Here are a few paragraphs from Taibbi's most recent RS piece, which I urge you to read in its entirety:
"Last year, the government deported 393,000 people, at a cost of $5 billion. Since 2007, felony immigration prosecutions along the Mexican border have surged 77 percent; nonfelony prosecutions by 259 percent. In Ohio last month, a single mother was caught lying about where she lived to put her kids into a better school district; the judge in the case tried to sentence her to 10 days in jail for fraud, declaring that letting her go free would 'demean the seriousness' of the offenses.
"So there you have it. Illegal immigrants: 393,000. Lying moms: one. Bankers: zero. The math makes sense only because the politics are so obvious. You want to win elections, you bang on the jailable class. You build prisons and fill them with people for selling dime bags and stealing CD players. But for stealing a billion dollars? For fraud that puts a million people into foreclosure? Pass. It's not a crime. Prison is too harsh. Get them to say they're sorry, and move on. Oh, wait — let's not even make them say they're sorry. That's too mean; let's just give them a piece of paper with a government stamp on it, officially clearing them of the need to apologize, and make them pay a fine instead. But don't make them pay it out of their own pockets, and don't ask them to give back the money they stole. In fact, let them profit from their collective crimes, to the tune of a record $135 billion in pay and benefits last year. What's next? Taxpayer-funded massages for every Wall Street executive guilty of fraud?"

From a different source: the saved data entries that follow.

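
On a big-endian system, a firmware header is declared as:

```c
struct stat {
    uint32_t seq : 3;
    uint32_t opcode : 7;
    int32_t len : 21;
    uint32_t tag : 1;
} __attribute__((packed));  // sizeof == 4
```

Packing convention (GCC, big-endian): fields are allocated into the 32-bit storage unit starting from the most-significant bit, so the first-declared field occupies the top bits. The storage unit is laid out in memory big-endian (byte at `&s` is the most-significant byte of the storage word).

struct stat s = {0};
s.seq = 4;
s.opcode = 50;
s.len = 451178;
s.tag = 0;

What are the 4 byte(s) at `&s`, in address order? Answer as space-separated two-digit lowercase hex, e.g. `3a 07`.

seq (3b) val=4 bits=0x4 at bit 29: 0x80000000
opcode (7b) val=50 bits=0x32 at bit 22: 0x8c800000
len (21b) val=451178 bits=0x6e26a at bit 1: 0x8c8dc4d4
tag (1b) val=0 bits=0x0 at bit 0: 0x8c8dc4d4
word = 0x8c8dc4d4 → big-endian bytes:
  [0]=0x8c  [1]=0x8d  [2]=0xc4  [3]=0xd4

8c 8d c4 d4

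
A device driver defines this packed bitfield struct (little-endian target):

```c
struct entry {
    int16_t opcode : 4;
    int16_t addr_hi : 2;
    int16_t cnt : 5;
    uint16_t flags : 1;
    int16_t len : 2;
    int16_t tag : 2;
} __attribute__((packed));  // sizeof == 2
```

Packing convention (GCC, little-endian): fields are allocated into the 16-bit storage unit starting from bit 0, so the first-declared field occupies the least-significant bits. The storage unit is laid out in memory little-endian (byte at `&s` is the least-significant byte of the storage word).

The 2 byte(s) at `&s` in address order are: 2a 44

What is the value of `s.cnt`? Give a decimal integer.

[0]=0x2a [1]=0x44 (little-endian) → word 0x442a
opcode:4 @ bit 0 → (0x442a>>0)&0xf = 0xa
addr_hi:2 @ bit 4 → (0x442a>>4)&0x3 = 0x2
cnt:5 @ bit 6 → (0x442a>>6)&0x1f = 0x10  ←
flags:1 @ bit 11 → (0x442a>>11)&0x1 = 0x0
len:2 @ bit 12 → (0x442a>>12)&0x3 = 0x0
tag:2 @ bit 14 → (0x442a>>14)&0x3 = 0x1
cnt signed 5b, MSB=1: 16 - 32 = -16

-16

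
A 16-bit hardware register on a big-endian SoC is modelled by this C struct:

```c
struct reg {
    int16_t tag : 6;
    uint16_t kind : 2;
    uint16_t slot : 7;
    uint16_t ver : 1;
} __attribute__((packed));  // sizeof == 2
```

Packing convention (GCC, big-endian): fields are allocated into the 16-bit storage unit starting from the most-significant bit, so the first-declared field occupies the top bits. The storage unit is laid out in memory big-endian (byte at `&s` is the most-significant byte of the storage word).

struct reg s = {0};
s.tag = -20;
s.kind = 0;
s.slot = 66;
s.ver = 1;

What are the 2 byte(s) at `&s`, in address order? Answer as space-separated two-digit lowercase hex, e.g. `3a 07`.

tag (6b) val=-20 bits=0x2c at bit 10: 0xb000
kind (2b) val=0 bits=0x0 at bit 8: 0xb000
slot (7b) val=66 bits=0x42 at bit 1: 0xb084
ver (1b) val=1 bits=0x1 at bit 0: 0xb085
word = 0xb085 → big-endian bytes:
  [0]=0xb0  [1]=0x85

b0 85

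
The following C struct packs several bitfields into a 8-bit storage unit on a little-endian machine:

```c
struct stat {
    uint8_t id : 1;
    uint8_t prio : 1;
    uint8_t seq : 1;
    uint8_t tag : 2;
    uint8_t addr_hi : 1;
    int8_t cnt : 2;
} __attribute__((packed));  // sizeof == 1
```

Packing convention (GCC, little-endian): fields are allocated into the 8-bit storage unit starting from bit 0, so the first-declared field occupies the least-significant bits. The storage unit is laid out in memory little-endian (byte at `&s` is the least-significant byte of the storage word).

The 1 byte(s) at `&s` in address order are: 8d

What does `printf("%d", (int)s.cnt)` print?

[0]=0x8d (little-endian) → word 0x8d
id:1 @ bit 0 → (0x8d>>0)&0x1 = 0x1
prio:1 @ bit 1 → (0x8d>>1)&0x1 = 0x0
seq:1 @ bit 2 → (0x8d>>2)&0x1 = 0x1
tag:2 @ bit 3 → (0x8d>>3)&0x3 = 0x1
addr_hi:1 @ bit 5 → (0x8d>>5)&0x1 = 0x0
cnt:2 @ bit 6 → (0x8d>>6)&0x3 = 0x2  ←
cnt signed 2b, MSB=1: 2 - 4 = -2

-2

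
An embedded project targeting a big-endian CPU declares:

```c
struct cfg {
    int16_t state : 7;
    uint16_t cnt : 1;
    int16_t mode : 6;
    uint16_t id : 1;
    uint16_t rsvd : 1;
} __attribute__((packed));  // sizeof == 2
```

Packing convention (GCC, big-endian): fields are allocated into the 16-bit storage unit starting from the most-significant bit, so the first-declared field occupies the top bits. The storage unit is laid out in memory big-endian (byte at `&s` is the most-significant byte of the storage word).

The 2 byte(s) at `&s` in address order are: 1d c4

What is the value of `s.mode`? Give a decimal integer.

-15

[0]=0x1d [1]=0xc4 (big-endian) → word 0x1dc4
state:7 @ bit 9 → (0x1dc4>>9)&0x7f = 0xe
cnt:1 @ bit 8 → (0x1dc4>>8)&0x1 = 0x1
mode:6 @ bit 2 → (0x1dc4>>2)&0x3f = 0x31  ←
id:1 @ bit 1 → (0x1dc4>>1)&0x1 = 0x0
rsvd:1 @ bit 0 → (0x1dc4>>0)&0x1 = 0x0
mode signed 6b, MSB=1: 49 - 64 = -15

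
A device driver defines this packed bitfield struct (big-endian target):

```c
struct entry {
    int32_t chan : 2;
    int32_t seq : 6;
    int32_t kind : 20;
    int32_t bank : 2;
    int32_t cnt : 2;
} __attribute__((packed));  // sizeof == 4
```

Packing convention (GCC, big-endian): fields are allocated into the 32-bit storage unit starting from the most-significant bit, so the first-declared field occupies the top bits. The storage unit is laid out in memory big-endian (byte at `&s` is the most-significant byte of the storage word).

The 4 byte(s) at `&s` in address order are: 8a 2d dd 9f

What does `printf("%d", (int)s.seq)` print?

[0]=0x8a [1]=0x2d [2]=0xdd [3]=0x9f (big-endian) → word 0x8a2ddd9f
chan:2 @ bit 30 → (0x8a2ddd9f>>30)&0x3 = 0x2
seq:6 @ bit 24 → (0x8a2ddd9f>>24)&0x3f = 0xa  ←
kind:20 @ bit 4 → (0x8a2ddd9f>>4)&0xfffff = 0x2ddd9
bank:2 @ bit 2 → (0x8a2ddd9f>>2)&0x3 = 0x3
cnt:2 @ bit 0 → (0x8a2ddd9f>>0)&0x3 = 0x3
seq signed 6b, MSB=0: value = 10

10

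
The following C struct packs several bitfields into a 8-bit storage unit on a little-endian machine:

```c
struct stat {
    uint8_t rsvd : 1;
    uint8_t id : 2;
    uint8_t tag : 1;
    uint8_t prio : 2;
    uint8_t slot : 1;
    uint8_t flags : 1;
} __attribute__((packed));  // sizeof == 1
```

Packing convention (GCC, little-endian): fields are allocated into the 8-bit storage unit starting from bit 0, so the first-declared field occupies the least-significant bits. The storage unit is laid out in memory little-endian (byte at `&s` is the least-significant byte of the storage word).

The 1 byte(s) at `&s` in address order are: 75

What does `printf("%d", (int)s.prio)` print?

3

[0]=0x75 (little-endian) → word 0x75
rsvd [0+:1] = (word>>0) & 0x1 = 1
id [1+:2] = (word>>1) & 0x3 = 2
tag [3+:1] = (word>>3) & 0x1 = 0
prio [4+:2] = (word>>4) & 0x3 = 3  ←
slot [6+:1] = (word>>6) & 0x1 = 1
flags [7+:1] = (word>>7) & 0x1 = 0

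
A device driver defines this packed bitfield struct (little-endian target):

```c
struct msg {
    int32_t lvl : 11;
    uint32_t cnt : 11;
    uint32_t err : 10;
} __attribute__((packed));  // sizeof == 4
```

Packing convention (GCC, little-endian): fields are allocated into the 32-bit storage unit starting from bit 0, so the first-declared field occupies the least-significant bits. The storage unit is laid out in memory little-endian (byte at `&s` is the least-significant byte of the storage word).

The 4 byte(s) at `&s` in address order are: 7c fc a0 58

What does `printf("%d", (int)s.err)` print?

354

[0]=0x7c [1]=0xfc [2]=0xa0 [3]=0x58 (little-endian) → word 0x58a0fc7c
lvl [0+:11] = (word>>0) & 0x7ff = 1148
cnt [11+:11] = (word>>11) & 0x7ff = 1055
err [22+:10] = (word>>22) & 0x3ff = 354  ←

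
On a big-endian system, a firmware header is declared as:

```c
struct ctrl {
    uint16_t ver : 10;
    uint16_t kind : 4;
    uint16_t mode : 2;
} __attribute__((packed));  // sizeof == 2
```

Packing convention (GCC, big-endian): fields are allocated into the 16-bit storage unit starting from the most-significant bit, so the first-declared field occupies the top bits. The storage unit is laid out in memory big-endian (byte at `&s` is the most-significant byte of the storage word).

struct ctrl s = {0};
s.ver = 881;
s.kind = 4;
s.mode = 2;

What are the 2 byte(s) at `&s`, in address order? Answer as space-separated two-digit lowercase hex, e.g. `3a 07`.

ver (10b) val=881 bits=0x371 at bit 6: 0xdc40
kind (4b) val=4 bits=0x4 at bit 2: 0xdc50
mode (2b) val=2 bits=0x2 at bit 0: 0xdc52
word = 0xdc52 → big-endian bytes:
  [0]=0xdc  [1]=0x52

dc 52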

Scripture is not silent on these matters. Look at what the prophet Amos, a non-institutional figure, like Cesar Chavez and Dorothy Day in our time, had to say to the rich cheaters of ancient Israel:
"Hear this, you who trample on the needy and bring the poor of the land to an end, saying, 'When will the new moon be over, that we may sell grain? And the Sabbath, that we may offer wheat for sale, that we may make the ephah small and the shekel great and deal deceitfully with false balances, that we may buy the poor for silver and the needy for a pair of sandals and sell the chaff of the wheat?'
Former CEO of Lehman Bros., Dick Fuld, one of many responsible for the melt-down
"The Lord has sworn by the pride of Jacob: 'Surely I will never forget any of their deeds. Shall not the land tremble on this account, and everyone mourn who dwells in it, and all of it rise like the Nile, and be tossed about and sink again, like the Nile of Egypt?
"'And on that day,' declares the Lord God, 'I will make the sun go down at noon and darken the earth in broad daylight. I will turn your feasts into mourning and all your songs into lamentation; I will bring sackcloth on every waist and baldness on every head; I will make it like the mourning for an only son and the end of it like a bitter day'" (Amos 8:4-10).
I am convinced that when people today ask "Where are the saints?", they don't see them because they're looking for a warm little institutional figure, somebody who is harmless, just the kind of person that Dorothy Day was worried about being dismissed as.